Jonathan Robins (Michigan Technological University) then spoke on transformations in the palm oil industry in colonial Ghana between 1850 and 1950. Robins brought out two primary uses for palm tree products, as foods for a wide range of local uses, and as globally-traded commodities. He analysed in particular the shift from the commodity form of palm oil as an inedible product – used chiefly for ‘soap, candles, grease and tinplate’ – to what may be defined as an ‘anti-commodity’ derivative, palm wine. This drink derivative had traditionally served social, political and religious functions in Ghanaian society and was an important source of income for local producers. The banning of cheap liquor imports by the colonial authorities, coupled with low prices for palm oil on the world market led to a resurgence of palm wine production for local consumption, in spite of colonial forest conservation legislation designed to control the felling of palm trees. Robins’ arresting conclusion was that such local producer persistence ultimately led to a shift in colonial development strategies away from the export sector, in favour of producing foodstuffs for the vibrant local market.
Finally, although she was unable to attend in person, Emma Reisz’s (Queen’s University Belfast) paper on the control of wild rubber extraction in north-east India in the second half of the nineteenth century received much praise. Drawing on Latour’s Actor Network Theory, her paper discussed the emergence of two parallel rubber economies during this period which revealed a subtle dynamic of power and resistance within this particular imperial frontier as well as the limits of British hegemony. Such a focus on ‘networks’ of rubber (and potentially other commodities) enabled particular regional environments to be understood through the interplay of local and global, imperial and colonial, human and non-human.

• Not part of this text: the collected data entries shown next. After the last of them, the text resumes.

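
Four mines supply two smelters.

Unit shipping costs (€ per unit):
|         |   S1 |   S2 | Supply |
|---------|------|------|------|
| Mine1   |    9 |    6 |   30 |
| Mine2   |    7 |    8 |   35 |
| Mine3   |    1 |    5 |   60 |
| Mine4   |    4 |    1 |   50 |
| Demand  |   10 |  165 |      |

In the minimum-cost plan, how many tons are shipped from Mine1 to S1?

Optimal shipments:
  Mine1→S2: 30 tons
  Mine2→S2: 35 tons
  Mine3→S1: 10 tons
  Mine3→S2: 50 tons
  Mine4→S2: 50 tons
Total cost = €770.
The route Mine1→S1 is not used.

0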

All sessions were followed by lively and engaging discussions, led by respondents. Part of the richness of the day stemmed from the singularities of the commodities discussed, their complex entanglements with natural environments and human lives, and participants’ different approaches to studying them. The perspectives of scholars from different disciplines – history, geography, anthropology, economics, and development studies – contributed both to the productively eclectic range of arguments, and the thought-provoking variety of sources which were creatively employed within the different papers.